Ces mesures, explicitées par la Circulaire dite de présentation du 26 mars 2020, sont applicables pendant la période comprise entre le 12 mars 2020 et l’expiration d’un délai d’un mois à compter de la date de cessation de l’état d’urgence sanitaire, soit, à ce jour, le 24 juin 2020.
Mais qu’en est-il de l’application et de l’efficacité de ces règles en pratique ?
Comment fonctionne le « Pôle famille » de nos juridictions pendant cette période juridiquement protégée ?
Les mesures ordonnées et susceptibles de s’appliquer aux procédures relevant du Pôle famille sont principalement les suivantes :
Adaptation des délais : L’article 2 de l’Ordonnance n°2020-306 du 25 mars 2020 – relative à la prorogation des délais échus pendant la période d’urgence sanitaire et à l’adaptation des procédures pendant cette même période – s’applique aux procédures relavant de la compétence du « pôle famille ».

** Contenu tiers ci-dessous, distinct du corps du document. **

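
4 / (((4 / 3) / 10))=30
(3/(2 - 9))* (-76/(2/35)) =570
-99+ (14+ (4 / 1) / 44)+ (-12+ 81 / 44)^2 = 35425 / 1936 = 18.30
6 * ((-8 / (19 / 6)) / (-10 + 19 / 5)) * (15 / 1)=21600 / 589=36.67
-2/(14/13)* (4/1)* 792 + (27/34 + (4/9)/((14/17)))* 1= -1799921/306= -5882.09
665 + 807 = 1472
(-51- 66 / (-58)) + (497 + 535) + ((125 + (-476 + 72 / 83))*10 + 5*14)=-5895194 / 2407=-2449.19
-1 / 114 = -0.01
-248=-248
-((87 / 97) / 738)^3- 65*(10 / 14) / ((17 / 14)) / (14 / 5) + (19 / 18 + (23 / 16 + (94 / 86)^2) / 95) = -7141168052494363121191 / 568012636636730575920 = -12.57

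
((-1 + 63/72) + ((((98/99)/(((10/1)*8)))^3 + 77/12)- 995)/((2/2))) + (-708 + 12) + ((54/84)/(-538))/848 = -10440864782877126449/6197431673664000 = -1684.71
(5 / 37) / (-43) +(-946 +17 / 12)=-18034045 / 19092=-944.59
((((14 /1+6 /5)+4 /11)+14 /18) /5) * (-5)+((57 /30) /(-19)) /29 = -469261 /28710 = -16.34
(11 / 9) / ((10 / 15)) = 11 / 6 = 1.83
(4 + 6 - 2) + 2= 10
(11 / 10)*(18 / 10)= 99 / 50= 1.98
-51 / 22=-2.32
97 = 97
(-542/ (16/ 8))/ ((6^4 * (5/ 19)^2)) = -97831/ 32400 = -3.02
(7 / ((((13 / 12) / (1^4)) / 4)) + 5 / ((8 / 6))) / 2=1539 / 104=14.80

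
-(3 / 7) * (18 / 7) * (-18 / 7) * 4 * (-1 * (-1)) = 3888 / 343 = 11.34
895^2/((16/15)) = 750960.94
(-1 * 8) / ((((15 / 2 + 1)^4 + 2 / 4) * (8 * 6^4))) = -1 / 6765849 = -0.00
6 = 6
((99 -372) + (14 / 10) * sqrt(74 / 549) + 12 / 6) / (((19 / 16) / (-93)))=403248 / 19 -3472 * sqrt(4514) / 5795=21183.33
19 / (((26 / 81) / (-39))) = -4617 / 2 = -2308.50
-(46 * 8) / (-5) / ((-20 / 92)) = -8464 / 25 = -338.56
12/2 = 6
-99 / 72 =-11 / 8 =-1.38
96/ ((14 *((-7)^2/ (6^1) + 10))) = 288/ 763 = 0.38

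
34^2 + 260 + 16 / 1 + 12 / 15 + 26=7294 / 5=1458.80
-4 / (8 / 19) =-19 / 2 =-9.50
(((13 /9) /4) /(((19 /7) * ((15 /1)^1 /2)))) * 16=728 /2565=0.28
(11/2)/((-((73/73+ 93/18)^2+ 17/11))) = -2178/15671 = -0.14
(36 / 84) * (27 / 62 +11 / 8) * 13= 10.09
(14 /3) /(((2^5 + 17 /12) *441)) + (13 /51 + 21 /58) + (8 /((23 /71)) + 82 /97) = 1453687089479 /55572688458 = 26.16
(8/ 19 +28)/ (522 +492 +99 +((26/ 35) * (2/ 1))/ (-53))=1001700/ 39226697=0.03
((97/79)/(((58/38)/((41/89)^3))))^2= 16134436820088409/2608496259222472441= 0.01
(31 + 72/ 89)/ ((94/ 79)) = 223649/ 8366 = 26.73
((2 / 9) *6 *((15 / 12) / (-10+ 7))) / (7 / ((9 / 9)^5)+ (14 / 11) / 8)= -0.08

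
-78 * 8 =-624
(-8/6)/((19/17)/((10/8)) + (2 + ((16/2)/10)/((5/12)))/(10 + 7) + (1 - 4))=1700/2391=0.71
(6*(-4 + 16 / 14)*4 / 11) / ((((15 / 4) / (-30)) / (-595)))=-326400 / 11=-29672.73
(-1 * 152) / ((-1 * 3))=152 / 3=50.67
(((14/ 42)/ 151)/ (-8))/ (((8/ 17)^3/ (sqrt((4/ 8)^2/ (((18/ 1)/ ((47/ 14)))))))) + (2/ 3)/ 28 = 1/ 42 - 4913*sqrt(329)/ 155860992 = 0.02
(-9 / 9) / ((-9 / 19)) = 19 / 9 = 2.11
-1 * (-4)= 4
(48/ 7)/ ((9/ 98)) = 224/ 3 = 74.67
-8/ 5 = -1.60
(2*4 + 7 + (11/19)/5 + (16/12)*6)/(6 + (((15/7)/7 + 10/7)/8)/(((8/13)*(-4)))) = 27546624/7045105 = 3.91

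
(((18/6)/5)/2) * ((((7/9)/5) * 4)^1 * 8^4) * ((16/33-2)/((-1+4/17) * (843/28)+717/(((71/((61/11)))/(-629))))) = 3875995648/117932325543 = 0.03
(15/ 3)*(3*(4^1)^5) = 15360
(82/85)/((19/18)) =1476/1615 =0.91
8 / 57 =0.14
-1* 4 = -4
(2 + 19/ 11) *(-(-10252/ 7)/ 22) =248.13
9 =9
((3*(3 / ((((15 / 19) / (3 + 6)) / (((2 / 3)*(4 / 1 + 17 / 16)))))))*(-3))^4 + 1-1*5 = 2981326469512732481 / 2560000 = 1164580652153.41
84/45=28/15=1.87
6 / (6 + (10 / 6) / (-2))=36 / 31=1.16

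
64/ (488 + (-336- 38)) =32/ 57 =0.56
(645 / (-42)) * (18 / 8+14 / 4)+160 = 4015 / 56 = 71.70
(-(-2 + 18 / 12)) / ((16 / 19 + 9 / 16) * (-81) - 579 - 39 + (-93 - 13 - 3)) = -152 / 255595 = -0.00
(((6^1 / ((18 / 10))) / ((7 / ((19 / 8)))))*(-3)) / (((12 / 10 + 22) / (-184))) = 10925 / 406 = 26.91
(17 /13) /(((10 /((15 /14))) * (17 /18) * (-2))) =-27 /364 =-0.07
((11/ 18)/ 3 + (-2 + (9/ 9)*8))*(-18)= -335/ 3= -111.67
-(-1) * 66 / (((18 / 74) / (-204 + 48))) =-42328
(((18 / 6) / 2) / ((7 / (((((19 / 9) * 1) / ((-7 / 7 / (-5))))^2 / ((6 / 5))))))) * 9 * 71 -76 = 3184723 / 252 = 12637.79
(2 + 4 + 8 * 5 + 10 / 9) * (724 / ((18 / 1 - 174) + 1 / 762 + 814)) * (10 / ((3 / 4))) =3118876160 / 4512573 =691.15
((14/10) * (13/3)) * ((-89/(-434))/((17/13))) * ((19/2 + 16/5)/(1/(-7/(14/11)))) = -21012277/316200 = -66.45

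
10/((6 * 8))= 5/24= 0.21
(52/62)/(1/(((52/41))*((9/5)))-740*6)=-0.00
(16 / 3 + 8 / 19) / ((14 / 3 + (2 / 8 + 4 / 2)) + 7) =1312 / 3173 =0.41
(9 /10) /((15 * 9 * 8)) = 1 /1200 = 0.00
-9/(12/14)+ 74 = 127/2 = 63.50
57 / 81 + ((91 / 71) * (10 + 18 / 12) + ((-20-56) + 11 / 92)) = -10658963 / 176364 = -60.44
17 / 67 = 0.25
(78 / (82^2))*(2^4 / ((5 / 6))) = 1872 / 8405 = 0.22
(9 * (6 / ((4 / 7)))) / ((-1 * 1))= -189 / 2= -94.50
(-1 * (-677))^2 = 458329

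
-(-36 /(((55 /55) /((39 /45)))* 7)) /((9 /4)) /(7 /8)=1664 /735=2.26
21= 21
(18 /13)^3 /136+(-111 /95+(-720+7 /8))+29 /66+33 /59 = -39751507252709 /55266062280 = -719.28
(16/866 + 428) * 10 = 1853320/433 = 4280.18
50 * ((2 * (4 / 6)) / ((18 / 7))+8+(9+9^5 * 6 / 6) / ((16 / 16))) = 79739800 / 27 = 2953325.93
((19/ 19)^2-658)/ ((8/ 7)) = -4599/ 8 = -574.88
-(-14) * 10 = 140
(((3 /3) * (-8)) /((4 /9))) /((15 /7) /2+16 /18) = -2268 /247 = -9.18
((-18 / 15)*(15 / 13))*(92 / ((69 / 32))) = -768 / 13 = -59.08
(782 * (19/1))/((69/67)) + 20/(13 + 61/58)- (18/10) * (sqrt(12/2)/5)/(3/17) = 7055662/489- 51 * sqrt(6)/25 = 14423.76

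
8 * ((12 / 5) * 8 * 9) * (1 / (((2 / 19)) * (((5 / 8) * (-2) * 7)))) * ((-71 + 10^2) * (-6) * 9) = 411319296 / 175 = 2350395.98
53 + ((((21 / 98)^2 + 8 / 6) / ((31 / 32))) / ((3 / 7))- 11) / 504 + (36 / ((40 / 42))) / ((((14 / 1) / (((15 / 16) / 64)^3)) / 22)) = 6999954446418373 / 132112120283136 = 52.98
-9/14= -0.64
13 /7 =1.86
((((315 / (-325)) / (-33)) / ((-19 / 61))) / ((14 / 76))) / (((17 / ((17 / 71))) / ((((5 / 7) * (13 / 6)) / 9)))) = -61 / 49203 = -0.00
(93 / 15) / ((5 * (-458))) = -31 / 11450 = -0.00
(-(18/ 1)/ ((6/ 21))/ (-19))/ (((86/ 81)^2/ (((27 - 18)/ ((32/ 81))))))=67.01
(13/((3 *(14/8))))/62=26/651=0.04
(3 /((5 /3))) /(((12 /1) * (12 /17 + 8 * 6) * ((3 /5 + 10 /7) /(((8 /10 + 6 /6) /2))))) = 357 /261280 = 0.00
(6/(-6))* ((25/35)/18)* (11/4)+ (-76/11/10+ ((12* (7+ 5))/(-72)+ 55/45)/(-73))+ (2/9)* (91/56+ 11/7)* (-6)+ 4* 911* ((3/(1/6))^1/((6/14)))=309691589299/2023560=153042.95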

Cette prorogation des délais échus s’applique ainsi, par exemple :
- Aux délais de recours : lorsque le délai d’appel expire pendant la période juridiquement protégée, l’appelant peut valablement former appel jusqu’à l’expiration du délai de recours initial (quinze jours ou un mois selon la nature de la décision attaquée), décompté à partir de l’expiration d’un délai d’un mois à compter de la fin de l’état d’urgence sanitaire.
Ainsi l’appel contre une Ordonnance de non conciliation signifiée le 10 mars pourrait être interjeté jusqu’au 29 juin 2020 (date de la cessation d’urgence sanitaire > 24 mai 2020 + 1 mois = 24 juin 2020 + 15 jours = 8 juillet 2020).
- Aux délais légalement imposés aux parties pour accomplir un acte au cours d’une procédure ; la Circulaire de présentation vise explicitement l’exemple de la procédure d’appel. Ainsi, par exemple, lorsque le délai de trois mois pour conclure imparti, à peine de caducité, à l’appelant par l’article 908 du Code de procédure civile expire pendant la période juridiquement protégée, l’appelant peut valablement conclure jusqu’à l’expiration d’un délai de deux mois suivant l’expiration de cette période (soit jusqu’au 24 août 2020).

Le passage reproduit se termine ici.